Dopamine Pathways in the Frontal Cortex of the Brain

            They were also able to show that the decrease in dopamine was related to the significant increase of corticosterone in these mice. The human equivalent of corticosterone is called cortisol, and has been shown to be significantly increased with stress. Humans with chronically high levels of stress will also have chronically high levels of cortisol.  It has also been reported that cortisol can influence a type of epigenetic change called DNA methylation.
            Finally, it was found that mice that had received both the genetic factor and the environmental stressor had a significant increase in the amount of DNA methylation on the gene for tyrosine hydroxylase (i.e. the gene that causes the production of dopamine). This increase in DNA methylation persisted even after the mice had been back in group housing for 12 weeks (a relatively large portion of a mouse’s life!).

DNA Methylation, a Type of Epigenetic Change

            So let’s recap. We know that high levels of stress cause higher levels of cortisol. Cortisol can cause epigenetic changes known as DNA methylation to the gene that produces the precursor for dopamine.  These epigenetic changes cause less dopamine to be produced. Less dopamine causes less motor function. Less motor function is an indicator of mental illness in mice.
            But that leaves the question: how does this relate to us? If the decreased motor function in the mice in fact translates to mental illness in humans, then it means that genetic predisposition or environmental stressors during childhood alone will not cause adult-onset mental illness. Both must be present for one of these disorders to occur.


A.B. Borinstein. 1992. Public attitudes toward persons with mental illness. Health Affairs 11:186-196.

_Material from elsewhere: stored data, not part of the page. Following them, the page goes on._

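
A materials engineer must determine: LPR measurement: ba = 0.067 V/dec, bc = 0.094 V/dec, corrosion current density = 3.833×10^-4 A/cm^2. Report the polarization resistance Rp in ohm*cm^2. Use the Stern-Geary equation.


Apply the Stern-Geary equation: Rp = ba*bc / (2.303*icorr*(ba+bc))
ba*bc = 0.067*0.094 = 0.006298
ba+bc = 0.161; 2.303*icorr*(ba+bc) = 2.303*3.833×10^-4*0.161 = 1.4212112×10^-4
Rp = 0.006298 / 1.4212112×10^-4 = 44.3 ohm*cm^2

44.3 ohm*cm^2


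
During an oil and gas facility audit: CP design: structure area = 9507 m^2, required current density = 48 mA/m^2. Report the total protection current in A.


I = area * current density, then convert mA → A (÷1000)
I = 9507 * 48 / 1000 = 456.34 A

456.34 A


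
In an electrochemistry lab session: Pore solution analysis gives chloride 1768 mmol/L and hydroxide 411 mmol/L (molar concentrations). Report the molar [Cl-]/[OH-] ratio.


Threshold parameter = [Cl-] / [OH-] (molar basis; both in mmol/L, so units cancel)
Ratio = 1768 / 411 = 4.3

4.3


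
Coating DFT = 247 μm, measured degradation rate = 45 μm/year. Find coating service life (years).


Service life = thickness / degradation rate
Life = 247 / 45 = 5.5 years

5.5 years


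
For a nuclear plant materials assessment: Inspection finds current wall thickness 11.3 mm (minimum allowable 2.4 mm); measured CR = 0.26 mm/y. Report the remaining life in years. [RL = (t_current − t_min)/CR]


Apply the remaining-life relation: RL = (t_current − t_min) / CR
RL = (11.3 − 2.4) / 0.26 = 8.9 / 0.26 = 34.2 years

34.2 years


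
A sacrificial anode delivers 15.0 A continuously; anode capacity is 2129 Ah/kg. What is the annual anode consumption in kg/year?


Annual consumption = current * hours per year / capacity
Rate = 15.0 * 8760 / 2129 = 61.7 kg/year

61.7 kg/year


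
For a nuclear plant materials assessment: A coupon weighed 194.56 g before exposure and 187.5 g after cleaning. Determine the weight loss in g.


Weight loss = initial − final
WL = 194.56 − 187.5 = 7.06 g

7.06 g


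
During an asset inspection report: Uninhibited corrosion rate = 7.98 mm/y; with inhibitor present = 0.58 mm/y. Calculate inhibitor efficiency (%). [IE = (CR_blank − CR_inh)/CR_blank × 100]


Apply the inhibitor-efficiency definition: IE = (CR_blank − CR_inh)/CR_blank × 100
IE = (7.98 − 0.58) / 7.98 × 100
IE = 7.4 / 7.98 × 100 = 92.7 %

92.7 %


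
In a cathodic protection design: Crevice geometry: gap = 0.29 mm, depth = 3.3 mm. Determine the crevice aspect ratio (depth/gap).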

Link, B.G., J.C. Phelan, M. Bresnahan, A. Stueve, and B.A. Pescocolido. 1999. Public Conceptions of Mental Illness: Labels, Causes, Dangerousness, and Social Distance. American Journal of Public Health 89:1328-1333.

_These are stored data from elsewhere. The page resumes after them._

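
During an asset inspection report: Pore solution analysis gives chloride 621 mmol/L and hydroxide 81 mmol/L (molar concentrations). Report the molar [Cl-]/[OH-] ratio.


Threshold parameter = [Cl-] / [OH-] (molar basis; both in mmol/L, so units cancel)
Ratio = 621 / 81 = 7.67

7.67


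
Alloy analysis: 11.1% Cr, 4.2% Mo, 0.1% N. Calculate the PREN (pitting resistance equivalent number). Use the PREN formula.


Apply the PREN formula: PREN = Cr + 3.3*Mo + 16*N
PREN = 11.1 + 3.3*4.2 + 16*0.1
PREN = 11.1 + 13.86 + 1.6 = 26.56

26.56


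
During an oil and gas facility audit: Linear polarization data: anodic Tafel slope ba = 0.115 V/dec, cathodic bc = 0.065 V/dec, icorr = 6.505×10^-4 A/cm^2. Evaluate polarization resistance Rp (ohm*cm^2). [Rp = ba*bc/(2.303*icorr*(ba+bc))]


Apply the Stern-Geary equation: Rp = ba*bc / (2.303*icorr*(ba+bc))
ba*bc = 0.115*0.065 = 0.007475
ba+bc = 0.18; 2.303*icorr*(ba+bc) = 2.303*6.505×10^-4*0.18 = 2.6965827×10^-4
Rp = 0.007475 / 2.6965827×10^-4 = 27.72 ohm*cm^2

27.72 ohm*cm^2


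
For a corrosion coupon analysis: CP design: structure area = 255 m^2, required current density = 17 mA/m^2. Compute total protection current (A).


I = area * current density, then convert mA → A (÷1000)
I = 255 * 17 / 1000 = 4.34 A

4.34 A


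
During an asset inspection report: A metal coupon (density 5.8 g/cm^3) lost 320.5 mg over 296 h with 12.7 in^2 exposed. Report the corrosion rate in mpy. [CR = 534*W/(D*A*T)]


Apply the mpy weight-loss relation: CR = 534 * W / (D * A * T)
Numerator: 534 * 320.5 = 171147.0
Denominator: 5.8 * 12.7 * 296 = 21803.36
CR = 171147.0 / 21803.36 = 7.84957 mpy

7.84957 mpy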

Nestler, E.J., M. Barrot, R.J. DiLeone, and L.M. Monteggia. 2002. Neurobiology of Depression. Neuron 34:13-25.

 Niwa, M., H. Jaaro-Peled, S. Tankou, S. Seshadri, T. Hikida, Y. Matsumoto, N.G. Cascella, S. Kano, N. Ozaki, T. Nabeshima, and A. Sawa. 2013. Adolescent Stress-Induced Epigenetic Control of Dopaminergic Neurons via Glucocorticoids. Science 339:335-339


  1. Kristin: The contemporary psychological/psychiatric community deals with this
    debate neatly by labeling an individual as being either diagnosed or undiagnosed. You show me one individual out there that could be accurately labeled as clinically normal. That individual just doesn't exist.

  2. I really liked how readable and interesting your take was on a complex, multifaceted issue. In humans, have there be any studies on the function of the DISC1 protein or has it just been shown to correlate with certain mental disorders? Great blog!